When it first emerged that Woody Allen had the gall to give his two-cents on the Harvey Weinstein allegations, I could feel the eyes of millions of women around the globe rolling back into their heads. Allen, the man who, just three years ago, explained away accusations of sexual abuse from his own daughter as part of ex-wife Mia Farrow’s plan to exact revenge against him, was calling the kettle black. But not before making sure to call for the protection of other men who might find themselves in similar positions as Weinstein as the result of a looming “witch hunt atmosphere”.
As “sad” as the exposure of Weinstein’s behaviour has been “for everybody involved” he said, “you also don’t want it to lead to a witch hunt atmosphere, a Salem atmosphere, where every guy in an office who winks at a woman is suddenly having to call a lawyer to defend himself. That’s not right either.”
You will have seen similar expressions of fear in the wake of Weinstein and other examples before it (Bill Cosby, Woody Allen, Casey Affleck, etc). White men fear “witch hunts” – violence historically imposed on women; or white men fear “the lynch mob” – violence historically imposed on black people. And they use those terms without even stopping to think about what they mean.
As one woman perfectly phrased it on Twitter:
When men abuse or harass women, crowds made up of people more powerful than them do not gather in public to slaughter them brutally.
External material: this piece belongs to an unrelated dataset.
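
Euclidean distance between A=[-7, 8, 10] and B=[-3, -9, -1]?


d = √((-7+ 3)² + (8+ 9)² + (10+ 1)²)
  = √(16 + 289 + 121)
  = √426 = 20.6398

20.6398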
And it’s true. The fact that no such catch-all phrase exists for the oppression of white men speaks directly to the fact that white men have never faced systemic oppression on the grounds of their whiteness or maleness. When men abuse or harass women, crowds made up of people more powerful than them do not gather in public to slaughter them brutally. They are not framed or falsely accused for crimes that they did not, or could not have, committed. Instead, as Allen knows too well, more often than not they become untouchable, the allegations rolling off of them like water off a duck’s back.
As Lindy West put it in her recent New York Times comment piece: “On some level, to some men – and you can call me a hysteric but I am done mincing words on this – there is no injustice quite so unnaturally, viscerally grotesque as a white man being fired.”